Cronin also pushed back against the city’s claim that Haverhill police officials were legally obligated to share the pre-employment check with state prosecutors once they had obtained it. He argued U.S. Supreme Court decisions in Brady v. Maryland in 1963 and Giglio v. United States in 1972 do not automatically compel disclosure of background information without explicit request from the district attorney.

Had the 2013 report not been shared, Cronin wrote, Wood could have received wages from the Haverhill police department and would not have lost his position as a reserve officer with the Town of Wenham. He used these assertions to support Wood’s claim he lost business opportunities due to the city’s breaking the 2013 agreement.

The allegedly unlawful release of one of the documents, instant message transcripts collected by the FBI as part of a separate criminal investigation, also constitute a violation of the Electronic Communications Privacy Act, as well as the fourth and 14th amendments, according to Cronin.

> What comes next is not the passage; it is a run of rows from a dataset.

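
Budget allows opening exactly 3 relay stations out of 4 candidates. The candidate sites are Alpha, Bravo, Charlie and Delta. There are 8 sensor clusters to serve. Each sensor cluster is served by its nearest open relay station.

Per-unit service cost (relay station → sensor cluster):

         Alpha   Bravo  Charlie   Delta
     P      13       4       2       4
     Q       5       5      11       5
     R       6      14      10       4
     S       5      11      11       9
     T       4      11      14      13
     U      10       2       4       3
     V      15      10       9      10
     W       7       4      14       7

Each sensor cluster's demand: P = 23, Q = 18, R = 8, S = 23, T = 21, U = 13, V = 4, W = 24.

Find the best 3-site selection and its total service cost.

Choose Alpha, Bravo and Charlie; total service cost 541.

With exactly 3 open, each sensor cluster uses its cheapest among the chosen.
{Alpha, Bravo, Charlie}: P→Charlie 2·23=46, Q→Alpha 5·18=90, R→Alpha 6·8=48, S→Alpha 5·23=115, T→Alpha 4·21=84, U→Bravo 2·13=26, V→Charlie 9·4=36, W→Bravo 4·24=96. Service cost 541.
{Alpha, Bravo, Delta}: service cost 575
{Alpha, Charlie, Delta}: service cost 610
Among all 4 size-3 choices, {Alpha, Bravo, Charlie} is lowest.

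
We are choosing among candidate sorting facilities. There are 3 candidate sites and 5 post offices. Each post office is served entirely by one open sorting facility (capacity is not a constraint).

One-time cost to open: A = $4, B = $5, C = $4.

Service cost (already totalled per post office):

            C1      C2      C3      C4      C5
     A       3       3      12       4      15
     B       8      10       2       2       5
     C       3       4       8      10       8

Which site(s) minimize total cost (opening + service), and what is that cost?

For any fixed open set, each post office goes to its cheapest open site; total = fixed + service.
{A, B}: C1→A 3, C2→A 3, C3→B 2, C4→B 2, C5→B 5. Service 15; fixed 9; total 24.
{B, C}: C1→C 3, C2→C 4, C3→B 2, C4→B 2, C5→B 5. Service 16; fixed 9; total 25.
{A, B, C}: service 15 + fixed 13 = 28
{A}: service 37 + fixed 4 = 41
No other subset beats 24.

Open A and B; minimum total cost 24.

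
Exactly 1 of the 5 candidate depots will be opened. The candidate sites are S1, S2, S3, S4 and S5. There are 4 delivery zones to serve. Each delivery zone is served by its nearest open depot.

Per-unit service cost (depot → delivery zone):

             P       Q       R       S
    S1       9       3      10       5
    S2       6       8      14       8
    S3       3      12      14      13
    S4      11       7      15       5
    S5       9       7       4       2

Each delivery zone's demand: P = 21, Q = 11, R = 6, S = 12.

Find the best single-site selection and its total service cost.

Choose S5 only; total service cost 314.

With exactly 1 open, each delivery zone uses its cheapest among the chosen.
{S5}: P→S5 9·21=189, Q→S5 7·11=77, R→S5 4·6=24, S→S5 2·12=24. Service cost 314.
{S1}: service cost 342
{S2}: service cost 394
Among all 5 size-1 choices, {S5} is lowest.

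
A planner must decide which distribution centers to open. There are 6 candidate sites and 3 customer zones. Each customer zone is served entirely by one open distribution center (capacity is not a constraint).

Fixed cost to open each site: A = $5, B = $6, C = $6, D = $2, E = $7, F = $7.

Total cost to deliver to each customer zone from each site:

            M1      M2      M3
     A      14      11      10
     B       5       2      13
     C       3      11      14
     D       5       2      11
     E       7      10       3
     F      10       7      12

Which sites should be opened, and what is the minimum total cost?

Open D and E; minimum total cost 19.

For any fixed open set, each customer zone goes to its cheapest open site; total = fixed + service.
{D, E}: M1→D 5, M2→D 2, M3→E 3. Service 10; fixed 9; total 19.
{D}: service 18 + fixed 2 = 20
{B, E}: M1→B 5, M2→B 2, M3→E 3. Service 10; fixed 13; total 23.
{A, B, C, D, E, F}: service 8 + fixed 33 = 41
No other subset beats 19.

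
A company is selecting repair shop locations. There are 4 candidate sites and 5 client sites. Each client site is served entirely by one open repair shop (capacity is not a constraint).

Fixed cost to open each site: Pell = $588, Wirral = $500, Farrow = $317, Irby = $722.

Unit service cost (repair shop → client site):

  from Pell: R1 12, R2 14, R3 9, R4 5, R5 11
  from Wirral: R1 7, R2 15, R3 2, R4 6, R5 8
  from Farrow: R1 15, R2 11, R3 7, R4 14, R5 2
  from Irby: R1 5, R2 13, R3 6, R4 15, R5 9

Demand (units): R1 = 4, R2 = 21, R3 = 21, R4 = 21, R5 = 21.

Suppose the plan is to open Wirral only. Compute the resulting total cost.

Total cost: 1179

Each client site is assigned to its cheapest site among the open ones.
{Wirral}: R1→Wirral 7·4=28, R2→Wirral 15·21=315, R3→Wirral 2·21=42, R4→Wirral 6·21=126, R5→Wirral 8·21=168. Service 679; fixed 500; total 1179.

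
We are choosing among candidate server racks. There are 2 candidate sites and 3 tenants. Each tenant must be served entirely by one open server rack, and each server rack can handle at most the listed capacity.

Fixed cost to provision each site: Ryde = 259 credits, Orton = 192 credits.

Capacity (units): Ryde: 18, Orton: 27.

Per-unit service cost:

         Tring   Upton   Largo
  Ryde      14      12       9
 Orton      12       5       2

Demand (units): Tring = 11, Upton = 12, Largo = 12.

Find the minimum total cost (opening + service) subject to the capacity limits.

Minimum total cost: 689

Open {Ryde, Orton}: Tring→Ryde 14·11=154, Upton→Orton 5·12=60, Largo→Orton 2·12=24.
Loads: Ryde carries 11/18, Orton carries 24/27. Service 238; fixed 451; total 689.
Next best feasible plan costs 751.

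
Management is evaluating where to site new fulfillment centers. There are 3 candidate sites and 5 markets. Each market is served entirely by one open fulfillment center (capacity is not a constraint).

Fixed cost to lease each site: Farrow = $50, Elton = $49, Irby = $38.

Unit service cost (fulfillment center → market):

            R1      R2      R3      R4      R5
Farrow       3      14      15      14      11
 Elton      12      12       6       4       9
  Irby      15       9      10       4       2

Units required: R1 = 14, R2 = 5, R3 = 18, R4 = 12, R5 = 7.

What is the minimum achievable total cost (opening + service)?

For any fixed open set, each market goes to its cheapest open site; total = fixed + service.
{Farrow, Elton, Irby}: R1→Farrow 3·14=42, R2→Irby 9·5=45, R3→Elton 6·18=108, R4→Elton 4·12=48, R5→Irby 2·7=14. Service 257; fixed 137; total 394.
{Farrow, Irby}: R1→Farrow 3·14=42, R2→Irby 9·5=45, R3→Irby 10·18=180, R4→Irby 4·12=48, R5→Irby 2·7=14. Service 329; fixed 88; total 417.
{Farrow, Elton}: service 321 + fixed 99 = 420
{Irby}: service 497 + fixed 38 = 535
No other subset beats 394.

Minimum total cost: 394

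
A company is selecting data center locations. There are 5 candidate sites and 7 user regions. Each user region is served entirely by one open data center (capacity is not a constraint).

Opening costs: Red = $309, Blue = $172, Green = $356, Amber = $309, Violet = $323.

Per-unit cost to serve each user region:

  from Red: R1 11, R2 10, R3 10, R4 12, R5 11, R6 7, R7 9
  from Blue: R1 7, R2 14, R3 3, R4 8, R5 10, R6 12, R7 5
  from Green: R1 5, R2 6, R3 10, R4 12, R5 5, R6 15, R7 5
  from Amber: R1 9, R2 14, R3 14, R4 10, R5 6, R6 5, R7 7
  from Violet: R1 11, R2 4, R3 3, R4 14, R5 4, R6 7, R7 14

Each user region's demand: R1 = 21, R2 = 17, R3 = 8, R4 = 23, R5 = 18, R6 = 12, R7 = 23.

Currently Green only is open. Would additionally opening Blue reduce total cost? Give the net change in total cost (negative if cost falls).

Current service cost with {Green}: 948.
Adding Blue: each user region re-picks its cheapest; new service cost 764, saving 184.
Extra fixed cost: 172. Net change = 172 − 184 = -12.
(Totals: 1304 → 1292.)

Yes — net change −12 (cost falls by 12).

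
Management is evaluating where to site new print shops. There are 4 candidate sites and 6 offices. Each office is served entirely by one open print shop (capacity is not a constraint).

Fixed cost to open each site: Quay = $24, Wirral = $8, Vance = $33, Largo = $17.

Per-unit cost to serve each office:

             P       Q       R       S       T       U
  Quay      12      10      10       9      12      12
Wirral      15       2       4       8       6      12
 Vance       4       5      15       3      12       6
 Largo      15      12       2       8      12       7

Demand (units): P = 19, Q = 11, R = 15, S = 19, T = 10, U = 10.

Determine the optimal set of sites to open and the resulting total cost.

Open Wirral, Vance and Largo; minimum total cost 363.

For any fixed open set, each office goes to its cheapest open site; total = fixed + service.
{Wirral, Vance, Largo}: P→Vance 4·19=76, Q→Wirral 2·11=22, R→Largo 2·15=30, S→Vance 3·19=57, T→Wirral 6·10=60, U→Vance 6·10=60. Service 305; fixed 58; total 363.
{Wirral, Vance}: P→Vance 4·19=76, Q→Wirral 2·11=22, R→Wirral 4·15=60, S→Vance 3·19=57, T→Wirral 6·10=60, U→Vance 6·10=60. Service 335; fixed 41; total 376.
{Quay, Wirral, Vance, Largo}: P→Vance 4·19=76, Q→Wirral 2·11=22, R→Largo 2·15=30, S→Vance 3·19=57, T→Wirral 6·10=60, U→Vance 6·10=60. Service 305; fixed 82; total 387.
{Wirral}: service 699 + fixed 8 = 707
No other subset beats 363.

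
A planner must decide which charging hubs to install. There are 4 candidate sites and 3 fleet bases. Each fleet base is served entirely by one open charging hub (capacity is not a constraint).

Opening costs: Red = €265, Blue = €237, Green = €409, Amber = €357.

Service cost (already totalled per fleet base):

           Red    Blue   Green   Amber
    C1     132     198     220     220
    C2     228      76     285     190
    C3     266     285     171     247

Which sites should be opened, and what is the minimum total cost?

Open Blue only; minimum total cost 796.

For any fixed open set, each fleet base goes to its cheapest open site; total = fixed + service.
{Blue}: C1→Blue 198, C2→Blue 76, C3→Blue 285. Service 559; fixed 237; total 796.
{Red}: C1→Red 132, C2→Red 228, C3→Red 266. Service 626; fixed 265; total 891.
{Red, Blue}: C1→Red 132, C2→Blue 76, C3→Red 266. Service 474; fixed 502; total 976.
{Red, Blue, Green, Amber}: service 379 + fixed 1268 = 1647
No other subset beats 796.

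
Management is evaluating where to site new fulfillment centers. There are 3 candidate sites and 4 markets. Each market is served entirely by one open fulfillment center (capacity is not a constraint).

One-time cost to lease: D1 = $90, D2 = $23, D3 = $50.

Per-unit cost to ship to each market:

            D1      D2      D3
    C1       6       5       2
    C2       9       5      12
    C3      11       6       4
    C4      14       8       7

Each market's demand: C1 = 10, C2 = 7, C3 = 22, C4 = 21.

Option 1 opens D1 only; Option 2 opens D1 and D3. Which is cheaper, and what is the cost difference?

Option 1: {D1}: C1→D1 6·10=60, C2→D1 9·7=63, C3→D1 11·22=242, C4→D1 14·21=294. Service 659; fixed 90; total 749.
Option 2: {D1, D3}: C1→D3 2·10=20, C2→D1 9·7=63, C3→D3 4·22=88, C4→D3 7·21=147. Service 318; fixed 140; total 458.
Difference: |749 − 458| = 291.

Option 2 is cheaper by 291.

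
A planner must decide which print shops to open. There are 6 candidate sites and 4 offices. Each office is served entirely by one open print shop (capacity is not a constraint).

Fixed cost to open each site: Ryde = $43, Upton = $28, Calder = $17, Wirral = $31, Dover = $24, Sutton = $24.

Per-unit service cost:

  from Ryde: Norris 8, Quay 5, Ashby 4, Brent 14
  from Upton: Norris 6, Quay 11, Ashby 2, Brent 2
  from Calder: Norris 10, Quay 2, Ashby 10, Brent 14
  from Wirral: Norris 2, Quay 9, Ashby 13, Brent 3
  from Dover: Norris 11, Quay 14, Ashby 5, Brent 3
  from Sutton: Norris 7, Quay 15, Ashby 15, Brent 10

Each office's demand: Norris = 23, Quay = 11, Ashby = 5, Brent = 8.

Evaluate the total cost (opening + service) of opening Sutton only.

Total cost: 505

Each office is assigned to its cheapest site among the open ones.
{Sutton}: Norris→Sutton 7·23=161, Quay→Sutton 15·11=165, Ashby→Sutton 15·5=75, Brent→Sutton 10·8=80. Service 481; fixed 24; total 505.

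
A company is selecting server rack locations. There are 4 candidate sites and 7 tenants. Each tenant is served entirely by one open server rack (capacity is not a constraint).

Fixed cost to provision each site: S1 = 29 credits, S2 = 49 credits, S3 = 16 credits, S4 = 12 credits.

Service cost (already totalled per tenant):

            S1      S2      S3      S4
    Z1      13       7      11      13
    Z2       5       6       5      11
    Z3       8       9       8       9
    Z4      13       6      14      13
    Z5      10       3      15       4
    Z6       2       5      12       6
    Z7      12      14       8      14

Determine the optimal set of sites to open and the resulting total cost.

Open S4 only; minimum total cost 82.

For any fixed open set, each tenant goes to its cheapest open site; total = fixed + service.
{S4}: Z1→S4 13, Z2→S4 11, Z3→S4 9, Z4→S4 13, Z5→S4 4, Z6→S4 6, Z7→S4 14. Service 70; fixed 12; total 82.
{S3, S4}: service 55 + fixed 28 = 83
{S3}: service 73 + fixed 16 = 89
{S1, S2, S3, S4}: service 39 + fixed 106 = 145
No other subset beats 82.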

In addition to Wood’s filing, which came Feb. 6, the Town of Wenham submitted a motion to dismiss Feb. 7, over a month after Haverhill’s lawyers. With its approach similar to Haverhill’s, the town needed only to address some of the complaint’s arguments, as Haverhill was the primary target. Wenham’s lawyers cited laws that protect public employees from suits as long as they act without malice and in good faith.

Massachusetts District Court Judge Julia E. Kobick is set to decide whether Wood could plausibly, beyond speculation, deserve relief, determining if the complaint survives the attempted dismissal.